The Stevie Nicks hit that “killed” Tom Petty’s single
As Tom Petty entered the 1980s, he had already been through the biggest headaches any artist must suffer. Having to face a lawsuit for his time working with MCA Records, his follow-up album Hard Promises came with its equal share of issues, going to war against the industry for jacking up the price of records. Between the different suits, Petty did find time to make musical friends like Stevie Nicks along the way.
While making Hard Promises, Nicks started to become infatuated with Petty’s music, even preferring some of Petty’s songs to what she was working on in Fleetwood Mac. Between the different Mac projects, Nicks elected to make a solo album called Bella Donna, enlisting Petty’s producer Jimmy Iovine to produce it.
Looking for a song for her record, Nicks initially wanted Petty to write her a song. Though Petty had written the song ‘Insider’ for Nicks’ range, his love for the song led to him cutting the track himself, with Nicks singing a harmony vocal.
As Petty recalls, Nicks had told him she was looking for a rocker instead of a ballad, telling Runnin’ Down a Dream, “Often when someone asks you to write a song for them, you normally know what area to go in. You’ll usually write right in their style. But the problem is, if an artist wants a song, they’re usually looking for something that sounds like you”.
Going through his archives, Petty offered up ‘Stop Draggin’ My Heart Around’ to be her next single. Though Nicks was initially hesitant to go through with it once presented with the song, Petty assured her that it would do well, with Nicks telling Rolling Stone, “When they showed it to me, I was like, ‘Is this the right thing to do? I only get 11 songs, and one won’t be mine?’ And both Tom and Jimmy told me in a brutally honest way, ‘You don’t have a single on this record, and here’s a single for you’”.
With Nicks tapping into a bluesy register, ‘Draggin’ would become her first solo smash, to the detriment of Petty. Once Nicks’s single started to gain traction, Petty’s track ‘A Woman in Love (It’s Not Me)’ began falling off the charts, with Petty explaining, “Radio wasn’t going to play two Heartbreakers songs, and the single was listed as ‘Stevie Nicks and Tom Petty and the Heartbreakers’”.
Heartbreakers guitarist Mike Campbell remembered jokingly fighting with Nicks about it in a hotel on tour, recalling, “She came up to me and said, ‘Did you hear? Our single’s doing really well’. And the first thing out of my mouth was, ‘Yeah, it killed our single dead,’ and she went cold. I was like, ‘No, I didn’t mean it in a bad way’”.

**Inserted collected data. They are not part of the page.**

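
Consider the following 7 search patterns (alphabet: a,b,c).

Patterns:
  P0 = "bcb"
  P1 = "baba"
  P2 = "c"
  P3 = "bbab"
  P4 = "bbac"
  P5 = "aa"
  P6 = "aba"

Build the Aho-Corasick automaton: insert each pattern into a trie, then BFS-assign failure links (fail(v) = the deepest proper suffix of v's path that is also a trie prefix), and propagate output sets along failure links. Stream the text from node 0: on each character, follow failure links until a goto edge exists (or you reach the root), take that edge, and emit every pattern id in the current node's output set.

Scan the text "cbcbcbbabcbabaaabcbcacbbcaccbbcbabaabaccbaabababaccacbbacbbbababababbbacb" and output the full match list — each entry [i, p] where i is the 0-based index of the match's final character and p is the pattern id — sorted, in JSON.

Build automaton:
Trie (insert patterns):
  n0 'ε': a→12 b→1 c→7
  n1 'b': a→4 b→8 c→2
  n2 'bc': b→3
  n3 'bcb': ·  ←P0
  n4 'ba': b→5
  n5 'bab': a→6
  n6 'baba': ·  ←P1
  n7 'c': ·  ←P2
  n8 'bb': a→9
  n9 'bba': b→10 c→11
  n10 'bbab': ·  ←P3
  n11 'bbac': ·  ←P4
  n12 'a': a→13 b→14
  n13 'aa': ·  ←P5
  n14 'ab': a→15
  n15 'aba': ·  ←P6

BFS fail/out derivation:
  n1('b'): parent n0 fail=0; on 'b' 0 → fail=0;  out ∅∪∅=∅
  n7('c'): parent n0 fail=0; on 'c' 0 → fail=0;  out {2}∪∅={2}
  n12('a'): parent n0 fail=0; on 'a' 0 → fail=0;  out ∅∪∅=∅
  n2('bc'): parent n1 fail=0; on 'c' 0 → fail=7;  out ∅∪{2}={2}
  n4('ba'): parent n1 fail=0; on 'a' 0 → fail=12;  out ∅∪∅=∅
  n8('bb'): parent n1 fail=0; on 'b' 0 → fail=1;  out ∅∪∅=∅
  n13('aa'): parent n12 fail=0; on 'a' 0 → fail=12;  out {5}∪∅={5}
  n14('ab'): parent n12 fail=0; on 'b' 0 → fail=1;  out ∅∪∅=∅
  n3('bcb'): parent n2 fail=7; on 'b' 7→0 → fail=1;  out {0}∪∅={0}
  n5('bab'): parent n4 fail=12; on 'b' 12 → fail=14;  out ∅∪∅=∅
  n9('bba'): parent n8 fail=1; on 'a' 1 → fail=4;  out ∅∪∅=∅
  n15('aba'): parent n14 fail=1; on 'a' 1 → fail=4;  out {6}∪∅={6}
  n6('baba'): parent n5 fail=14; on 'a' 14 → fail=15;  out {1}∪{6}={1,6}
  n10('bbab'): parent n9 fail=4; on 'b' 4 → fail=5;  out {3}∪∅={3}
  n11('bbac'): parent n9 fail=4; on 'c' 4→12→0 → fail=7;  out {4}∪{2}={2,4}

Run:
[0] read 'c'  n0⇒n7  → match P2@[0:0]
[1] read 'b'  n7⇒n1 (via fail)
[2] read 'c'  n1⇒n2  → match P2@[2:2]
[3] read 'b'  n2⇒n3  → match P0@[1:3]
[4] read 'c'  n3⇒n2 (via fail)  → match P2@[4:4]
[5] read 'b'  n2⇒n3  → match P0@[3:5]
[6] read 'b'  n3⇒n8 (via fail)
[7] read 'a'  n8⇒n9
[8] read 'b'  n9⇒n10  → match P3@[5:8]
[9] read 'c'  n10⇒n2 (via fail)  → match P2@[9:9]
[10] read 'b'  n2⇒n3  → match P0@[8:10]
[11] read 'a'  n3⇒n4 (via fail)
[12] read 'b'  n4⇒n5
[13] read 'a'  n5⇒n6  → match P1@[10:13],P6@[11:13]
[14] read 'a'  n6⇒n13 (via fail)  → match P5@[13:14]
[15] read 'a'  n13⇒n13 (via fail)  → match P5@[14:15]
[16] read 'b'  n13⇒n14 (via fail)
[17] read 'c'  n14⇒n2 (via fail)  → match P2@[17:17]
[18] read 'b'  n2⇒n3  → match P0@[16:18]
[19] read 'c'  n3⇒n2 (via fail)  → match P2@[19:19]
[20] read 'a'  n2⇒n12 (via fail)
[21] read 'c'  n12⇒n7 (via fail)  → match P2@[21:21]
[22] read 'b'  n7⇒n1 (via fail)
[23] read 'b'  n1⇒n8
[24] read 'c'  n8⇒n2 (via fail)  → match P2@[24:24]
[25] read 'a'  n2⇒n12 (via fail)
[26] read 'c'  n12⇒n7 (via fail)  → match P2@[26:26]
[27] read 'c'  n7⇒n7 (via fail)  → match P2@[27:27]
[28] read 'b'  n7⇒n1 (via fail)
[29] read 'b'  n1⇒n8
[30] read 'c'  n8⇒n2 (via fail)  → match P2@[30:30]
[31] read 'b'  n2⇒n3  → match P0@[29:31]
[32] read 'a'  n3⇒n4 (via fail)
[33] read 'b'  n4⇒n5
[34] read 'a'  n5⇒n6  → match P1@[31:34],P6@[32:34]
[35] read 'a'  n6⇒n13 (via fail)  → match P5@[34:35]
[36] read 'b'  n13⇒n14 (via fail)
[37] read 'a'  n14⇒n15  → match P6@[35:37]
[38] read 'c'  n15⇒n7 (via fail)  → match P2@[38:38]
[39] read 'c'  n7⇒n7 (via fail)  → match P2@[39:39]
[40] read 'b'  n7⇒n1 (via fail)
[41] read 'a'  n1⇒n4
[42] read 'a'  n4⇒n13 (via fail)  → match P5@[41:42]
[43] read 'b'  n13⇒n14 (via fail)
[44] read 'a'  n14⇒n15  → match P6@[42:44]
[45] read 'b'  n15⇒n5 (via fail)
[46] read 'a'  n5⇒n6  → match P1@[43:46],P6@[44:46]
[47] read 'b'  n6⇒n5 (via fail)
[48] read 'a'  n5⇒n6  → match P1@[45:48],P6@[46:48]
[49] read 'c'  n6⇒n7 (via fail)  → match P2@[49:49]
[50] read 'c'  n7⇒n7 (via fail)  → match P2@[50:50]
[51] read 'a'  n7⇒n12 (via fail)
[52] read 'c'  n12⇒n7 (via fail)  → match P2@[52:52]
[53] read 'b'  n7⇒n1 (via fail)
[54] read 'b'  n1⇒n8
[55] read 'a'  n8⇒n9
[56] read 'c'  n9⇒n11  → match P2@[56:56],P4@[53:56]
[57] read 'b'  n11⇒n1 (via fail)
[58] read 'b'  n1⇒n8
[59] read 'b'  n8⇒n8 (via fail)
[60] read 'a'  n8⇒n9
[61] read 'b'  n9⇒n10  → match P3@[58:61]
[62] read 'a'  n10⇒n6 (via fail)  → match P1@[59:62],P6@[60:62]
[63] read 'b'  n6⇒n5 (via fail)
[64] read 'a'  n5⇒n6  → match P1@[61:64],P6@[62:64]
[65] read 'b'  n6⇒n5 (via fail)
[66] read 'a'  n5⇒n6  → match P1@[63:66],P6@[64:66]
[67] read 'b'  n6⇒n5 (via fail)
[68] read 'b'  n5⇒n8 (via fail)
[69] read 'b'  n8⇒n8 (via fail)
[70] read 'a'  n8⇒n9
[71] read 'c'  n9⇒n11  → match P2@[71:71],P4@[68:71]
[72] read 'b'  n11⇒n1 (via fail)

All matches (sorted): [[0,2],[2,2],[3,0],[4,2],[5,0],[8,3],[9,2],[10,0],[13,1],[13,6],[14,5],[15,5],[17,2],[18,0],[19,2],[21,2],[24,2],[26,2],[27,2],[30,2],[31,0],[34,1],[34,6],[35,5],[37,6],[38,2],[39,2],[42,5],[44,6],[46,1],[46,6],[48,1],[48,6],[49,2],[50,2],[52,2],[56,2],[56,4],[61,3],[62,1],[62,6],[64,1],[64,6],[66,1],[66,6],[71,2],[71,4]]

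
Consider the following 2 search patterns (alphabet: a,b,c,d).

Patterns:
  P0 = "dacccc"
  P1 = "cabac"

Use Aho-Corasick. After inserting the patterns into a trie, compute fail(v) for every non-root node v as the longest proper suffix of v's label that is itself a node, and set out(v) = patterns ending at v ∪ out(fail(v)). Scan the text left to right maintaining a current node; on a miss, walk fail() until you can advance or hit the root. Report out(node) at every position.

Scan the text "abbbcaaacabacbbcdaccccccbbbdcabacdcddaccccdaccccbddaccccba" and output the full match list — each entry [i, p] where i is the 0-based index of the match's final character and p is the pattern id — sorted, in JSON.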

While Nicks may have stalled any chances for Petty’s new single, their collaboration blossomed into a beautiful friendship, with Nicks contributing vocals to future Petty classics like ‘Don’t Come Around Here No More’ and even performing ‘Insider’ whenever their paths crossed on the road. Nicks also repaid the favour for Campbell years later, drafting him into Fleetwood Mac after having to lose Lindsey Buckingham in the 2010s. Nicks may have been an essential part of Fleetwood Mac, but for this one single, she became an unofficial member of The Heartbreakers.